Students, don’t disregard your general education requirements. A secretarial class turned into the necessary skills Dr. Jane Goodall, primatologist, conservationist and renowned animal behavior expert, needed to secure the job that would kickstart her career and allow her to study primates in the wild.
Tuesday night, Goodall addressed a crowd of over 4,300 people to headline the University of Rhode Island fall Honors Colloquium series, titled “Origins: Life, the Universe, and Everything.”
Her talk highlighted the history of her career, her favorite moments from throughout her work and about the projects that her outreach groups are doing to help people and animals worldwide.
Her message was simple: “Every individual has a role to play,” Goodall said in an interview before the event. “We can make an impact every single day.”
She began the lecture by thanking her mother for fostering her creativity and curiosity as a child, which she largely attributes to her success today. She recounted a story about visiting a farm for vacation when she was about 4 years old. Her job was to collect eggs from the chickens. Goodall was perplexed with how chickens laid their eggs, and after asking her parents and relatives to no avail, decided to set out and find the answer herself. After initially startling a chicken, and after four hours of waiting, eventually Goodall watched a chicken lay an egg.
“If you look at that with hindsight,” Goodall said, “isn’t that the making of a little scientist? The curiosity, asking questions, not getting the right answer, deciding to find out for yourself, making a mistake, not giving up and learning patience. It was all there.”
After working for a documentary film studio, a friend invited her to Kenya for a visit. Goodall moved home, started working as a waitress in a hotel, and eventually saved up enough money for the trip by boat from England to Kenya. A few weeks into her stay, someone encouraged Goodall to meet Louis Leaky, curator of the Natural History Museum in Nairobi, Kenya. A week before arriving to Kenya, Leaky’s secretary resigned, and Goodall was offered the job where she finally put her “boring secretarial course” to good use.
A year later, Goodall, accompanied by her mother and a team of researchers, visited the Gombe Stream National Park in present-day Tanzania, to study the animals. Goodall said that the chimpanzees are conservative, and that they didn’t initially warm up to her. After a few weeks, she became frustrated.
“You are finding out more than you think,” Goodall said her mother reminded her. Soon after, she witnessed a major breakthrough–a chimpanzee, which she named David, using a long blade of grass to extract termites from a mound. Up until that time, people believed humans were the only species to make and use tools. Using this information, she secured more funding to continue to work in the field. The group funding the project sent a film crew to document the discoveries.
Goodall skipped her Bachelor of Arts degree, and went on to receive a doctorate degree in ethology at Cambridge University.

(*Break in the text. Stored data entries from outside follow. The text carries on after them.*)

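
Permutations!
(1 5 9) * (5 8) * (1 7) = (1 8 5 9 7) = [0, 8, 2, 3, 4, 9, 6, 1, 5, 7]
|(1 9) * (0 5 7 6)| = 4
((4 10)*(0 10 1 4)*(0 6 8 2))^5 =(10)(1 4) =((0 10 6 8 2)(1 4))^5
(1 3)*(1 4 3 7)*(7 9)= [0, 9, 2, 4, 3, 5, 6, 1, 8, 7]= (1 9 7)(3 4)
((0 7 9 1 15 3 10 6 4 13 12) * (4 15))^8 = ((0 7 9 1 4 13 12)(3 10 6 15))^8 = (15)(0 7 9 1 4 13 12)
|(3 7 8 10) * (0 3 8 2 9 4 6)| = 14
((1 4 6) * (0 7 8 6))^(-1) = ((0 7 8 6 1 4))^(-1) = (0 4 1 6 8 7)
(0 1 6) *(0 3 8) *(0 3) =(0 1 6)(3 8) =[1, 6, 2, 8, 4, 5, 0, 7, 3]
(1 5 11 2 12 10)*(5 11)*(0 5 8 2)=(0 5 8 2 12 10 1 11)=[5, 11, 12, 3, 4, 8, 6, 7, 2, 9, 1, 0, 10]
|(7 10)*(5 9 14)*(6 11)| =6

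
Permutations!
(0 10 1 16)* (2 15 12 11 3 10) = (0 2 15 12 11 3 10 1 16) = [2, 16, 15, 10, 4, 5, 6, 7, 8, 9, 1, 3, 11, 13, 14, 12, 0]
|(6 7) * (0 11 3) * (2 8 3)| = |(0 11 2 8 3)(6 7)| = 10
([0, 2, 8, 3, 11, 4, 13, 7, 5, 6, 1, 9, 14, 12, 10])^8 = (1 13 4)(2 12 11)(5 10 6)(8 14 9)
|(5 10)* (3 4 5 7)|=|(3 4 5 10 7)|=5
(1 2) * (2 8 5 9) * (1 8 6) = (1 6)(2 8 5 9) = [0, 6, 8, 3, 4, 9, 1, 7, 5, 2]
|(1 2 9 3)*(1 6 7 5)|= 7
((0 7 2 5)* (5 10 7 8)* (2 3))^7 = (0 8 5)(2 3 7 10)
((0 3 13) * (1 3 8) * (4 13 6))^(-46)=(0 3 13 1 4 8 6)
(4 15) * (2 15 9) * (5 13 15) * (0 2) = [2, 1, 5, 3, 9, 13, 6, 7, 8, 0, 10, 11, 12, 15, 14, 4] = (0 2 5 13 15 4 9)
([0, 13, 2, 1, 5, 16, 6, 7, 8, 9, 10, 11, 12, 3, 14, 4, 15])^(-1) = (1 3 13)(4 15 16 5)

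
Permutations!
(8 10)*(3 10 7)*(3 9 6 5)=(3 10 8 7 9 6 5)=[0, 1, 2, 10, 4, 3, 5, 9, 7, 6, 8]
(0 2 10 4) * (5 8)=(0 2 10 4)(5 8)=[2, 1, 10, 3, 0, 8, 6, 7, 5, 9, 4]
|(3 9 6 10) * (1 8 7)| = 12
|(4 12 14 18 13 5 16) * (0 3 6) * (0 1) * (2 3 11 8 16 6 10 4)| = |(0 11 8 16 2 3 10 4 12 14 18 13 5 6 1)| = 15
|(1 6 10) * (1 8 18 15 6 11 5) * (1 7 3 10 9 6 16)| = |(1 11 5 7 3 10 8 18 15 16)(6 9)| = 10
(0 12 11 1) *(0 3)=(0 12 11 1 3)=[12, 3, 2, 0, 4, 5, 6, 7, 8, 9, 10, 1, 11]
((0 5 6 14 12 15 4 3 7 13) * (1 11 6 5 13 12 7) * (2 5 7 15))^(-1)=((0 13)(1 11 6 14 15 4 3)(2 5 7 12))^(-1)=(0 13)(1 3 4 15 14 6 11)(2 12 7 5)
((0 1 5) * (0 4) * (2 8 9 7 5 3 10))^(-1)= ((0 1 3 10 2 8 9 7 5 4))^(-1)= (0 4 5 7 9 8 2 10 3 1)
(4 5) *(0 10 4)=(0 10 4 5)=[10, 1, 2, 3, 5, 0, 6, 7, 8, 9, 4]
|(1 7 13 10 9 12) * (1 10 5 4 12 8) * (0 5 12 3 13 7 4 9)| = 10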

She said that the professors often told her that her entire process was wrong, that the animals she was studying should have numbers instead of names, and that they didn’t have personalities that she attributed to them.

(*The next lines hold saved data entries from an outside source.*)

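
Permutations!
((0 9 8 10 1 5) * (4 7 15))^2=(0 8 1)(4 15 7)(5 9 10)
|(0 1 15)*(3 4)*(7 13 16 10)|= |(0 1 15)(3 4)(7 13 16 10)|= 12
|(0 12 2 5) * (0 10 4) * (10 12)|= 3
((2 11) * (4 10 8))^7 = (2 11)(4 10 8)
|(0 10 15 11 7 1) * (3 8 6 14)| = 12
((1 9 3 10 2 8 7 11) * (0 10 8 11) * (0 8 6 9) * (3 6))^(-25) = (11)(6 9)(7 8)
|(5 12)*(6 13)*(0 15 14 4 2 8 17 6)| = |(0 15 14 4 2 8 17 6 13)(5 12)| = 18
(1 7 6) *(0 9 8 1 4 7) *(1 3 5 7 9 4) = [4, 0, 2, 5, 9, 7, 1, 6, 3, 8] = (0 4 9 8 3 5 7 6 1)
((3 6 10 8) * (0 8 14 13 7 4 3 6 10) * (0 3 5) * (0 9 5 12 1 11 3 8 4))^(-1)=((0 4 12 1 11 3 10 14 13 7)(5 9)(6 8))^(-1)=(0 7 13 14 10 3 11 1 12 4)(5 9)(6 8)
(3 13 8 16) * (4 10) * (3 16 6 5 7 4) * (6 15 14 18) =(3 13 8 15 14 18 6 5 7 4 10) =[0, 1, 2, 13, 10, 7, 5, 4, 15, 9, 3, 11, 12, 8, 18, 14, 16, 17, 6]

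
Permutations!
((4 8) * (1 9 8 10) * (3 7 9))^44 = (1 7 8 10 3 9 4)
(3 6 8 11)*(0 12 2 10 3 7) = [12, 1, 10, 6, 4, 5, 8, 0, 11, 9, 3, 7, 2] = (0 12 2 10 3 6 8 11 7)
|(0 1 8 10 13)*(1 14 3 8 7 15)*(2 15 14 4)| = |(0 4 2 15 1 7 14 3 8 10 13)| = 11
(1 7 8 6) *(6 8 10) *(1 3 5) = (1 7 10 6 3 5) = [0, 7, 2, 5, 4, 1, 3, 10, 8, 9, 6]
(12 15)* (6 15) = (6 15 12) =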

In 1977, Goodall founded the Jane Goodall Institute. The initial focus was conservation in the Gombe area, but after attending a conference in 1986, the Institute became so much more. Goodall “couldn’t sleep for weeks” after seeing footage of chimpanzees, “highly sociable creatures” in cages in captivity.
“I went to the conference a scientist, but I left as an activist,” Goodall said.
A few years later, one of the first Roots and Shoots groups was founded. Goodall took a group of high school students who were all passionate about different issues and helped to encourage them to act and help make change within their communities. Today, Roots and Shoots has expanded to over 100 countries with over 1,000 different groups that work on projects that focused on helping people, the environment and animals.
“We can all choose what kind of difference we’re going to make,” Goodall said.
Goodall ended the talk with what keeps her hopeful, even when everything in the world looks so bleak. She discussed the resilience of nature, social media, and, most notably, the “indomitable human spirit.”
The URI Honors Colloquium is free and open to the public, with new speakers every Tuesday. Next week’s speaker is Maeve Leaky, a paleoanthropologist and granddaughter of Louis Leaky, who worked with Goodall in her research. The lecture, titled “Milestones in the story of us: why, when and how did we come to be?” will be held next Tuesday at 7 p.m. in Edwards Auditorium.